Ask Jeeves' best prepared response to this was:
Where can I find advice about how to confess my homosexuality to my parents?
He was so stunned that by the non sequitur that it took him a while to realize what had happened. Obviously, the search engine was picking up the keyword pairing "come out" and assuming that's what he probably meant. I tried the same search just now, and while the results are less dramatically wrong, they are essentially just as bad.
So my question is: Why design a search engine intending your usership to ask questions in natural language if you are just going to do statistically-ranked keyword searching like every other search engine? Granted it's well known that natural language processing (or NLP) is hard to do, and a good implementation is more or less equivalent to weak AI. But if I were Ask Jeeves I would be tempted to, well, make an attempt. I tried for about ten minutes to get Ask Jeeves to demonstrate that there was any NLP going on behind the scenes, and found no evidence.
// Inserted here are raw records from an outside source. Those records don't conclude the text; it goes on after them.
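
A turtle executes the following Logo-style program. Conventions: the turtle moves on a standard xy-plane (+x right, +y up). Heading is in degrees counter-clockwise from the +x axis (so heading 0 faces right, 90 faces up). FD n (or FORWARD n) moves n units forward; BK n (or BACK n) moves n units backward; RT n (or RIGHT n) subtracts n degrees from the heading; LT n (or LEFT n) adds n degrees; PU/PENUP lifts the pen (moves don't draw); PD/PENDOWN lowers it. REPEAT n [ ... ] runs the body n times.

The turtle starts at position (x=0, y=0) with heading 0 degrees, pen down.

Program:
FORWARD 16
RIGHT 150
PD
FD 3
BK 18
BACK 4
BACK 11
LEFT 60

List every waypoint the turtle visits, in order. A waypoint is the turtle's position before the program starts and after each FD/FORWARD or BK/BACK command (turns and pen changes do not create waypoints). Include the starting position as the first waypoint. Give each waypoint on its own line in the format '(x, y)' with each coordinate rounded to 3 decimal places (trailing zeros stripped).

Executing turtle program step by step:
Start: pos=(0,0), heading=0, pen down
FD 16: (0,0) -> (16,0) [heading=0, draw]
RT 150: heading 0 -> 210
PD: pen down
FD 3: (16,0) -> (13.402,-1.5) [heading=210, draw]
BK 18: (13.402,-1.5) -> (28.99,7.5) [heading=210, draw]
BK 4: (28.99,7.5) -> (32.454,9.5) [heading=210, draw]
BK 11: (32.454,9.5) -> (41.981,15) [heading=210, draw]
LT 60: heading 210 -> 270
Final: pos=(41.981,15), heading=270, 5 segment(s) drawn
Waypoints (6 total):
(0, 0)
(16, 0)
(13.402, -1.5)
(28.99, 7.5)
(32.454, 9.5)
(41.981, 15)

Answer: (0, 0)
(16, 0)
(13.402, -1.5)
(28.99, 7.5)
(32.454, 9.5)
(41.981, 15)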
I've been thinking of a list of questions that could be answered well with NLP but poorly otherwise. So far the best one is: "Where is the island of Java?". The only reason it gets even one response right there is that it partners with Britannica which has an entry for the place.
In Jeeves' defense, most everything on the web is just text and pictures, with no metadescription to use in order to make the NLP work. But they are in the unique position of preparing standard, canned answers to most of their frequently asked questions, and they have complete control over that content. Even a simple database where lexical tokens were identified with parts of speech would get you on your way. I'm not asking for the computer on the Enterprise, I just want it to realize I'm probably talking about, e.g., Java the island, not the language, and since I started with "Where is..." tell me that it's in the Indonesian archipelago.
It's not exactly my area of CS, but it occurs to me that the structure of the ideal representation of objects for a good NLP engine would be not unlike E2, except with all kinds of extra formalisms and rules imposed that would make it much harder to enter a node. Still, I wonder if the code could be adapted...hmm...